Why do financial plans not get updated on a constant basis with Actuals and changing variables?
it consumes a lot of time to update each cost item line by line
it costs alignment with stakeholders + dozens of spreadsheets
A New Paradigm to Planning: Real-Time Reforecasting
The solution is not to discard the budget, but to transform it. Let your budget set the course, but embrace the power of real-time reforecasting and collaboration to make planning dynamic. This approach allows businesses to adapt their financial strategies with the agility required in today's fast-paced world.
Here is an example:
CTO needs a senior engineer instead of Jr. Engineer that was listed in the budget plan
He files a new approval request
first, People team approves from a hiring & org design perspective
second, Finance approves that there is budget
After approval, requisition gets directly pushed into the ATS
People has transparency on which positions should be hired
Finance has transparency on cost impact
Leaders have transparency on how they perform against their budget
Instead of several spreadsheets, leaders, Finance & People Team collaborate in one platform with user-level-access rights and a built in approval process.

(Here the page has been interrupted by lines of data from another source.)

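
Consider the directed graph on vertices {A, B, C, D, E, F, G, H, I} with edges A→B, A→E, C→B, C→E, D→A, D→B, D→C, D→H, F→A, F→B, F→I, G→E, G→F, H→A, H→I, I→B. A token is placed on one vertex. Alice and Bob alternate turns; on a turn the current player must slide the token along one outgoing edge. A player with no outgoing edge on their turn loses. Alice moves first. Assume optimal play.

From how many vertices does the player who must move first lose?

Positions with no move are L. A position that does have a move is losing for the player to move precisely when every available move leads to a winning position for the opponent. Fill in the labels:
Every edge goes from a vertex to one that appears earlier in the order B, E, A, I, C, F, G, H, D, so processing vertices in that order labels each vertex after all of its successors.
B: no outgoing edge → L
E: no outgoing edge → L
A: →E(L), so W
I: →B(L), so W
C: →E(L), so W
F: →B(L), so W
G: →E(L), so W
H: →I(W), A(W) — all W, so L
D: →H(L), so W
The L vertices are B, E, H; that is 3 in all.

3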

Leveraging Technology for Situational Adaptiveness
The advent of integrated software solutions has demolished the barriers to real-time financial agility. These tools offer seamless updates to financial forecasts, enabling businesses to respond to changes with unprecedented speed. Collaboration on data and access controls further streamlines the planning process, ensuring that every part of the organization is synchronized in real-time.
This technological leap is not merely about efficiency; it's a fundamental shift in how businesses view their finance function. Finance becomes more than a mere custodian of numbers; it transforms into a strategic partner, equipped with real-time insights to guide decision-making at the highest levels.
Finance: From Gatekeeper to Navigator
In embracing real-time business planning, the role of finance evolves. Instead of comparing line item Actuals vs. Budget, it should support leaders in realising their updated plans, while staying within budget.
Let’s reimagine the situation above from the CTO.
Instead of rejecting approval because a Senior Engineer should be hired, they should outline ways for the CTO to make this hire, while maintaining costs.
It moves beyond data collection and processing to become a navigator, interpreting the vast seas of data to chart the course ahead. This partnership between finance and the broader business is not just beneficial; it's essential for survival in an era where adaptability is synonymous with success.
Conclusion: The Inevitable Evolution
The transition from annual planning to real-time business planning is not just a trend; it's an evolutionary step in the maturation of business practices. As we navigate the complexities of the modern business environment, the ability to adapt in real-time is not merely an advantage; it's a necessity.